Jorge Pardo and Bob Weber
This show of Jorge Pardo and Bob Weber was, in a sense, an historical one, despite the fact that much of the background information was pointedly omitted. That these two artists were close friends, attended classes together and developed their approach to the art-as-design or design-as-art problem in tandem, could not be gleaned simply from the objects on display - to the unsuspecting visitor the gallery looked like a high-end furniture showroom. The artists' story of youthful idealism coming to grips with the exigencies of the marketplace is well known to those who were there - but those who were not were bound to feel somewhat left out. It was precisely this sense of something missing that the show capitalised on in a very particular way, redirecting attention to the specific contingencies of the installation.

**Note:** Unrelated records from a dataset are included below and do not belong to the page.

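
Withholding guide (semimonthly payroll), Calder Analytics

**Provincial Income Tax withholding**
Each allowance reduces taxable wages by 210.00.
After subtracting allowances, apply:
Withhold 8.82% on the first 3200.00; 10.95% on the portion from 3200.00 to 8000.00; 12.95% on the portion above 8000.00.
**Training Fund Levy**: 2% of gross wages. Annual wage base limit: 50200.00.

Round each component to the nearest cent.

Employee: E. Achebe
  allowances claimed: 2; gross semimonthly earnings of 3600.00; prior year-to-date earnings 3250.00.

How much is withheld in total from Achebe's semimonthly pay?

Provincial Income Tax: taxable = 3600.00 − 2×210.00 = 3180.00
  8.82% × 3180.00 = 280.48
Training Fund Levy: 2% × 3600.00 = 72.00
Total: 280.48 + 72.00 = 352.48

352.48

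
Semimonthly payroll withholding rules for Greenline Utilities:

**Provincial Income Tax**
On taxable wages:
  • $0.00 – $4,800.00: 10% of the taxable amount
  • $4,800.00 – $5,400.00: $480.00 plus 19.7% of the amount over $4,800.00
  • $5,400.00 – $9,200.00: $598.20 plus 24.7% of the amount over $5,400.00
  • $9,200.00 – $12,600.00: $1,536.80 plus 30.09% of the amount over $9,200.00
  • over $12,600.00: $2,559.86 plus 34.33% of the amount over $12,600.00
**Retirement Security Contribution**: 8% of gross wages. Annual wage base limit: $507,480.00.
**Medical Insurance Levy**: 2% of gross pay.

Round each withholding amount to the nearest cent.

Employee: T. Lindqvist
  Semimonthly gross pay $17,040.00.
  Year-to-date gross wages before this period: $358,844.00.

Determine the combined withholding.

$5,788.11

Provincial Income Tax: taxable = $17,040.00
  $2,559.86 + 34.33% × ($17,040.00 − $12,600.00) = $2,559.86 + 34.33% × $4,440.00 = $4,084.11
Retirement Security Contribution: 8% × $17,040.00 = $1,363.20
Medical Insurance Levy: 2% × $17,040.00 = $340.80
Total: $4,084.11 + $1,363.20 + $340.80 = $5,788.11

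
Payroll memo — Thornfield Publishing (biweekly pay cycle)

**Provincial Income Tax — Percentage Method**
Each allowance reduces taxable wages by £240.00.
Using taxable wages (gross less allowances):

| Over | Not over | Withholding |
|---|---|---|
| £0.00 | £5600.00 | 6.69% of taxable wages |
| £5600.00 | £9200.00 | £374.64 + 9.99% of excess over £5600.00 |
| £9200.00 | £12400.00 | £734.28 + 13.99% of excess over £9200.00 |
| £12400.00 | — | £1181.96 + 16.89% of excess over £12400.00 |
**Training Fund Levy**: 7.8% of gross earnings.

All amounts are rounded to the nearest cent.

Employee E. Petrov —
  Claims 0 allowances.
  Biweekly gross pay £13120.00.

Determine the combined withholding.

£2326.93

Provincial Income Tax: taxable = £13120.00
  £1181.96 + 16.89% × (£13120.00 − £12400.00) = £1181.96 + 16.89% × £720.00 = £1303.57
Training Fund Levy: 7.8% × £13120.00 = £1023.36
Total: £1303.57 + £1023.36 = £2326.93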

A vast ideological gulf separates Pardo's practice from Weber's and this was made manifest in the space between their respective contributions: Pardo's dense configuration of swirled glass lamps having been hung at a height that precisely marked the threshold at which Weber's reconstructed living-room set disappeared from view. This simple but decisive phenomenological ploy denied the possibility of a simultaneous encounter with the work while insisting on the necessity of a comparative reading. Splitting the gallery into upper and lower registers, it invited us to travel between them as though between distinct strata or time zones of production.

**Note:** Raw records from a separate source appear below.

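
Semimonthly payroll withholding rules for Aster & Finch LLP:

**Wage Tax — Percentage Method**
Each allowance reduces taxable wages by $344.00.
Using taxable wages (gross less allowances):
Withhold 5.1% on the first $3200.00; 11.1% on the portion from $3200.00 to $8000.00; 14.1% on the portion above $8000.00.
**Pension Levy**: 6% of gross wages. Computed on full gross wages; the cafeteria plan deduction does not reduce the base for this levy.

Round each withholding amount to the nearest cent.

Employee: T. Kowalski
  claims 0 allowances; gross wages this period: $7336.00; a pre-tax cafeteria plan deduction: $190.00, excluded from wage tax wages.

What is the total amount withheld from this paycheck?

Wage Tax: taxable = $7336.00 − $190.00 = $7146.00
  $163.20 + 11.1% × ($7146.00 − $3200.00) = $163.20 + 11.1% × $3946.00 = $601.21
Pension Levy: 6% × $7336.00 = $440.16
Total: $601.21 + $440.16 = $1041.37

$1041.37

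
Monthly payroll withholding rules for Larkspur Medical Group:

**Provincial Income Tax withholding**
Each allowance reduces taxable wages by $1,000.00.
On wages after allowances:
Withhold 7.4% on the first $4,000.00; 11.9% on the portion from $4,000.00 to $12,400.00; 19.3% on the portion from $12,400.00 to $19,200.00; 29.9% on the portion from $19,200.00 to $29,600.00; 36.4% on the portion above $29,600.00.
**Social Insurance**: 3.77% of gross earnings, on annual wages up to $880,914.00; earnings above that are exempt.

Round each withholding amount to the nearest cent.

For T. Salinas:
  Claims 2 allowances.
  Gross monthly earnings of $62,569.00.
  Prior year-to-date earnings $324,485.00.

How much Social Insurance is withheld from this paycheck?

$2,358.85

Social Insurance: 3.77% × $62,569.00 = $2,358.85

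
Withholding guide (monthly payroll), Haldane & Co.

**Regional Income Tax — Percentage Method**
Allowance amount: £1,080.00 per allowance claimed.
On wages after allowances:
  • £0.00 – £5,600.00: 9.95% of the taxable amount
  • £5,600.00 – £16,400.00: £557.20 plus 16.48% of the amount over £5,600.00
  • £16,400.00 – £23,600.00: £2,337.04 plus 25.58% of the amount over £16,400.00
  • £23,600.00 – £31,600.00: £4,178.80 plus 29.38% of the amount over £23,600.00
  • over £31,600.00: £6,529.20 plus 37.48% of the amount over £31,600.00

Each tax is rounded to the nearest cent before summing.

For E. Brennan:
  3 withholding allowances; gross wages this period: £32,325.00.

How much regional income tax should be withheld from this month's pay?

Regional Income Tax: taxable = £32,325.00 − 3×£1,080.00 = £29,085.00
  £4,178.80 + 29.38% × (£29,085.00 − £23,600.00) = £4,178.80 + 29.38% × £5,485.00 = £5,790.29

£5,790.29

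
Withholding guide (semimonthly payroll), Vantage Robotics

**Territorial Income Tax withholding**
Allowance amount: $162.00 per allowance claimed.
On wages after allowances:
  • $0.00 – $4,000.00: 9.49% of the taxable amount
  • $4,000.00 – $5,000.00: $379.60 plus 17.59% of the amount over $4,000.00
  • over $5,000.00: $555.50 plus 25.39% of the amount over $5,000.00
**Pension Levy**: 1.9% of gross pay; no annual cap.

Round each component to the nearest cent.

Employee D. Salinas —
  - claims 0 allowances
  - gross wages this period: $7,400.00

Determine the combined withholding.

$1,305.46

Territorial Income Tax: taxable = $7,400.00
  $555.50 + 25.39% × ($7,400.00 − $5,000.00) = $555.50 + 25.39% × $2,400.00 = $1,164.86
Pension Levy: 1.9% × $7,400.00 = $140.60
Total: $1,164.86 + $140.60 = $1,305.46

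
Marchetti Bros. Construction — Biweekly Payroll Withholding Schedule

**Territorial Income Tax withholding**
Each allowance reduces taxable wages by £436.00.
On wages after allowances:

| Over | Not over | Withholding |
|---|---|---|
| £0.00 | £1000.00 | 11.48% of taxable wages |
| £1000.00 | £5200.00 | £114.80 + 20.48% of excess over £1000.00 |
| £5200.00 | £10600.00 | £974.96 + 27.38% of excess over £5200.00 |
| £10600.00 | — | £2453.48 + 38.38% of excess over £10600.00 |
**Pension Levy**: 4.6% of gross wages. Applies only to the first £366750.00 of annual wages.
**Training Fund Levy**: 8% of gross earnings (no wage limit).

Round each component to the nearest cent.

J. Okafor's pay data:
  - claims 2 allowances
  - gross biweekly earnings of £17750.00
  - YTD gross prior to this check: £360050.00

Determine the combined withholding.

£6591.18

Territorial Income Tax: taxable = £17750.00 − 2×£436.00 = £16878.00
  £2453.48 + 38.38% × (£16878.00 − £10600.00) = £2453.48 + 38.38% × £6278.00 = £4862.98
Pension Levy: cap £366750.00 − YTD £360050.00 = £6700.00 subject; 4.6% × £6700.00 = £308.20
Training Fund Levy: 8% × £17750.00 = £1420.00
Total: £4862.98 + £308.20 + £1420.00 = £6591.18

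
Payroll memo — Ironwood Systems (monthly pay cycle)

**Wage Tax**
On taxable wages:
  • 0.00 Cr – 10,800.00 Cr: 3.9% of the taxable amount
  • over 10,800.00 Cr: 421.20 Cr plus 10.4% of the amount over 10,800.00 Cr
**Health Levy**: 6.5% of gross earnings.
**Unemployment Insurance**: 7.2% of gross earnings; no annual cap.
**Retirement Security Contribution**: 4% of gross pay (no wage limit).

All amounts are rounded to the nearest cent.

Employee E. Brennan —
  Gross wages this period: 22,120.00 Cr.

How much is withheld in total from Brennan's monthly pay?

Wage Tax: taxable = 22,120.00 Cr
  421.20 Cr + 10.4% × (22,120.00 Cr − 10,800.00 Cr) = 421.20 Cr + 10.4% × 11,320.00 Cr = 1,598.48 Cr
Health Levy: 6.5% × 22,120.00 Cr = 1,437.80 Cr
Unemployment Insurance: 7.2% × 22,120.00 Cr = 1,592.64 Cr
Retirement Security Contribution: 4% × 22,120.00 Cr = 884.80 Cr
Total: 1,598.48 Cr + 1,437.80 Cr + 1,592.64 Cr + 884.80 Cr = 5,513.72 Cr

5,513.72 Cr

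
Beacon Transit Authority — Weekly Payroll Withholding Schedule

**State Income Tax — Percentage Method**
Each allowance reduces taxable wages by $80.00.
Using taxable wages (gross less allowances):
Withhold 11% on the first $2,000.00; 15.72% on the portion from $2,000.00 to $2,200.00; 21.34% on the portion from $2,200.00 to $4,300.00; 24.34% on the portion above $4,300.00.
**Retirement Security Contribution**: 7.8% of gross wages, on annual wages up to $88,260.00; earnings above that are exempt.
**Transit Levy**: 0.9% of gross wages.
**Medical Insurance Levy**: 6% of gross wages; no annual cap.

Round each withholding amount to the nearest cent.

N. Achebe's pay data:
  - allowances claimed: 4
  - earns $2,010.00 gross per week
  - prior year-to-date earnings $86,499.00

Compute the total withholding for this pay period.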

In this context, Weber's tables and chairs appeared resolutely artisanal. Idiosyncratically inventive, each one is the result of a focused, almost portrait-like exchange between two pronounced subjectivities. Each is absolutely unique, specifically tailored to suit the needs of its intended recipient - essentially an audience of one. An easy chair on loan from Julian Goldwhite's collection, for instance, was obviously designed to reflect its owner's musical interests, its undulating lines and garish colours resembling nothing so much as an electric guitar.

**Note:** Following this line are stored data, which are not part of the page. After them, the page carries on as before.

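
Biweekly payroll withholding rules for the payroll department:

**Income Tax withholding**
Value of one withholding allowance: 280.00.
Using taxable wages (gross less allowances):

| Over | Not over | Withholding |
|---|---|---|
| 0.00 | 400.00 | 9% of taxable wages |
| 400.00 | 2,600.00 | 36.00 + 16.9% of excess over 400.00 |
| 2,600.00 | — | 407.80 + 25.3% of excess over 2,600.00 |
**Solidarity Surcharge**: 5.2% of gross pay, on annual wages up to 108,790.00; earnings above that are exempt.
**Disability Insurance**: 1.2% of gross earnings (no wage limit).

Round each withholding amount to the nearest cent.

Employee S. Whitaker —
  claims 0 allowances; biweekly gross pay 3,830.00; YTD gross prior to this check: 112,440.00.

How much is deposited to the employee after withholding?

Income Tax: taxable = 3,830.00
  407.80 + 25.3% × (3,830.00 − 2,600.00) = 407.80 + 25.3% × 1,230.00 = 718.99
Solidarity Surcharge: YTD 112,440.00 ≥ cap 108,790.00 → 0.00
Disability Insurance: 1.2% × 3,830.00 = 45.96
Total withheld: 718.99 + 0.00 + 45.96 = 764.95
Net pay: 3,830.00 − 764.95 = 3,065.05

3,065.05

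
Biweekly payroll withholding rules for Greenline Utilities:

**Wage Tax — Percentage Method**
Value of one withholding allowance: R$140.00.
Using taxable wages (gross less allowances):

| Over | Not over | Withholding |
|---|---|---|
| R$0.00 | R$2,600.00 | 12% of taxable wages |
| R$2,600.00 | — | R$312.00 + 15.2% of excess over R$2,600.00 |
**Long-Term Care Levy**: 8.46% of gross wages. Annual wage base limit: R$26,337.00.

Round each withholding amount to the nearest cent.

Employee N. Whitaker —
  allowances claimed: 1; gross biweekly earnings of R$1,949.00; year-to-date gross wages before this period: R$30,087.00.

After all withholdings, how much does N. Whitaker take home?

R$1,731.92

Wage Tax: taxable = R$1,949.00 − 1×R$140.00 = R$1,809.00
  12% × R$1,809.00 = R$217.08
Long-Term Care Levy: YTD R$30,087.00 ≥ cap R$26,337.00 → R$0.00
Total withheld: R$217.08 + R$0.00 = R$217.08
Net pay: R$1,949.00 − R$217.08 = R$1,731.92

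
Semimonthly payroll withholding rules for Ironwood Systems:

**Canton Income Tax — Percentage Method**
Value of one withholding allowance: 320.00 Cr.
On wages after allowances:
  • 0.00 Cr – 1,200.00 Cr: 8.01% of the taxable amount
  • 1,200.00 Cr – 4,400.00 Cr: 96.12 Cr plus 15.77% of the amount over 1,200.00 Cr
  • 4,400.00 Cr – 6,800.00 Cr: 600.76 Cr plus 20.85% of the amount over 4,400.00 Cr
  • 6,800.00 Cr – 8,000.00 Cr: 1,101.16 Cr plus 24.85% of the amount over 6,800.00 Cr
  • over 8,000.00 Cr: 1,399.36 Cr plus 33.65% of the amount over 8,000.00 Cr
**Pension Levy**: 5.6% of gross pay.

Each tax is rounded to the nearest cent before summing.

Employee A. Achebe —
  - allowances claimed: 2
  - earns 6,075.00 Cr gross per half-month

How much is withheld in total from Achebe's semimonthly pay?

1,156.76 Cr

Canton Income Tax: taxable = 6,075.00 Cr − 2×320.00 Cr = 5,435.00 Cr
  600.76 Cr + 20.85% × (5,435.00 Cr − 4,400.00 Cr) = 600.76 Cr + 20.85% × 1,035.00 Cr = 816.56 Cr
Pension Levy: 5.6% × 6,075.00 Cr = 340.20 Cr
Total: 816.56 Cr + 340.20 Cr = 1,156.76 Cr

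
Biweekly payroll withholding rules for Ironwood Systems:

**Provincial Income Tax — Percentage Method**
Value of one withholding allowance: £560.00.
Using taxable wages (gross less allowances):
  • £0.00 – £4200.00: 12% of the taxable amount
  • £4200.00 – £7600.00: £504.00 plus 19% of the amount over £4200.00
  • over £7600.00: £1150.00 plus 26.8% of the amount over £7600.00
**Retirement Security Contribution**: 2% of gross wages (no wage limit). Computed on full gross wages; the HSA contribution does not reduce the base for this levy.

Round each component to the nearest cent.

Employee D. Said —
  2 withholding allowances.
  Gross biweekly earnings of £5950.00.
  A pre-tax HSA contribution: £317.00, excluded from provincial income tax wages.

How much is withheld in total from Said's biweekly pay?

£682.47

Provincial Income Tax: taxable = £5950.00 − £317.00 − 2×£560.00 = £4513.00
  £504.00 + 19% × (£4513.00 − £4200.00) = £504.00 + 19% × £313.00 = £563.47
Retirement Security Contribution: 2% × £5950.00 = £119.00
Total: £563.47 + £119.00 = £682.47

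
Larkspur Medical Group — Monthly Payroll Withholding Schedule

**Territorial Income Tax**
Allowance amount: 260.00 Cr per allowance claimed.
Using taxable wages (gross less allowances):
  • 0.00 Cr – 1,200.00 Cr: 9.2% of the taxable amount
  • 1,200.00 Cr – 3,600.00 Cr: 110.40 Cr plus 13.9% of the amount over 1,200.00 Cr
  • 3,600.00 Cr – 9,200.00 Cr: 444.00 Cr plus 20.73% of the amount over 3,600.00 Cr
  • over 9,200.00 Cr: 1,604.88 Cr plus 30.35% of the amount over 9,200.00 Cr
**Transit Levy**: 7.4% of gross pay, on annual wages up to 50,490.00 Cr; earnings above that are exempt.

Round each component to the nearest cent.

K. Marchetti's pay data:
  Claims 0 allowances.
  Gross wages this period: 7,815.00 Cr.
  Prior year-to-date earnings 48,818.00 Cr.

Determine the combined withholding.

Territorial Income Tax: taxable = 7,815.00 Cr
  444.00 Cr + 20.73% × (7,815.00 Cr − 3,600.00 Cr) = 444.00 Cr + 20.73% × 4,215.00 Cr = 1,317.77 Cr
Transit Levy: cap 50,490.00 Cr − YTD 48,818.00 Cr = 1,672.00 Cr subject; 7.4% × 1,672.00 Cr = 123.73 Cr
Total: 1,317.77 Cr + 123.73 Cr = 1,441.50 Cr

1,441.50 Cr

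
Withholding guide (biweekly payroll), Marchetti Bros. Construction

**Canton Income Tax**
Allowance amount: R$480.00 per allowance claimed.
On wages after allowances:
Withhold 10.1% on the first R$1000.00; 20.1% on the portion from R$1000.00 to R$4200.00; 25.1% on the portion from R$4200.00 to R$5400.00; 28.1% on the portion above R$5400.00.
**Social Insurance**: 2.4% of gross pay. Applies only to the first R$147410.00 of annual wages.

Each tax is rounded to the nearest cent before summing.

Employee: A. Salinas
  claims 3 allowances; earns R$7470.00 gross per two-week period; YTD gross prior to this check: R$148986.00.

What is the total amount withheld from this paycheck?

R$1222.43

Canton Income Tax: taxable = R$7470.00 − 3×R$480.00 = R$6030.00
  R$1045.40 + 28.1% × (R$6030.00 − R$5400.00) = R$1045.40 + 28.1% × R$630.00 = R$1222.43
Social Insurance: YTD R$148986.00 ≥ cap R$147410.00 → R$0.00
Total: R$1222.43 + R$0.00 = R$1222.43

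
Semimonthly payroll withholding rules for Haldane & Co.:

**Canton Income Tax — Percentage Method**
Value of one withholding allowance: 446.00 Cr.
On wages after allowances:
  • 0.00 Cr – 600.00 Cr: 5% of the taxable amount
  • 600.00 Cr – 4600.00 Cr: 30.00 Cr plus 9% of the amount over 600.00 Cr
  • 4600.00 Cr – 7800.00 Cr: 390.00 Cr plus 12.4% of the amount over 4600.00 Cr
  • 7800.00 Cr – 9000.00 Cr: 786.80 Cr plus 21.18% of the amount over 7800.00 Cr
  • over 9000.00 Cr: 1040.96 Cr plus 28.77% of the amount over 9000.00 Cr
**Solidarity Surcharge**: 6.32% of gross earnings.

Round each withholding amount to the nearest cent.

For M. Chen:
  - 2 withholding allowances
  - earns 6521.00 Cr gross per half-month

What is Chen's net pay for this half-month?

5591.27 Cr

Canton Income Tax: taxable = 6521.00 Cr − 2×446.00 Cr = 5629.00 Cr
  390.00 Cr + 12.4% × (5629.00 Cr − 4600.00 Cr) = 390.00 Cr + 12.4% × 1029.00 Cr = 517.60 Cr
Solidarity Surcharge: 6.32% × 6521.00 Cr = 412.13 Cr
Total withheld: 517.60 Cr + 412.13 Cr = 929.73 Cr
Net pay: 6521.00 Cr − 929.73 Cr = 5591.27 Cr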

Elsewhere the stress might be placed on body-type, lifestyle choice, sexual preference or taste. Even if one cannot tell just how these factors are always considered, their motivating presence is evident in the radical differentiation of the finished products and in the histories that mark their surfaces. Clearly these objects have fulfilled their intended purpose. Their flattened pillows, chipped and scratched veneers attest to this fruitful outcome, and in a more general sense, show us how art can succeed by simply reducing its sphere of operations.
Shimmering like a canopy of stars, Pardo's swirled glass lamps seemed all the more pristine. Almost identical at first glance, a prolonged squinting revealed their subtle colours and shapes, a variegation built into the manual process by which the molten glass is coiled. The lamps' play with the aesthetics of a wholly contemporary nostalgia was kept to a minimum so as to deflect artistic considerations into the relationship between the objects as well as between the artist, the viewer, the collector and gallerist. Considered alongside Weber's work, their indifference emerged as the operative principle, a quasi-neutrality that requires our input in order to function as art.
The term 'Jorge Pardo Sculpture' (which is how his studio assistant answers the phone) designates a business as well as a kind of alternative universe, a comprehensive system of objects - lamp, chair, table, boat, pier, house, etc. - that become increasingly indistinguishable from their various 'real life' models, while maintaining a connection to the discourse of art. In effect, it is entirely due to the operative, utilitarian potential of its parts that the work remains, as the artist puts it, 'speculative', and evermore able to reconcile the once incompatible aims of conceptualism with naked commerce. It is worth noting that the lamps were the only thing for sale here, Weber's work having been borrowed from a number of private sources. The question of who was framing who - and to what end - became paramount, but any hope for an easy or definitive answer was swiftly eluded. Likewise, the show did not venture any sort of critical statement on the present place of art in the landscape of capital and commodity. Instead, in the most casual and open-ended sense, it invited one to imagine what it still could be.
That Weber died in 1994 could not help but lend an elegiac tone to the proceedings. One could go on about how this served to throw the fetish-character of Pardo's objects into even sharper relief, but what really stood out was the supreme humility of the gesture by which he ceded way to the work of a lesser-known friend and allowed it, literally, to shine.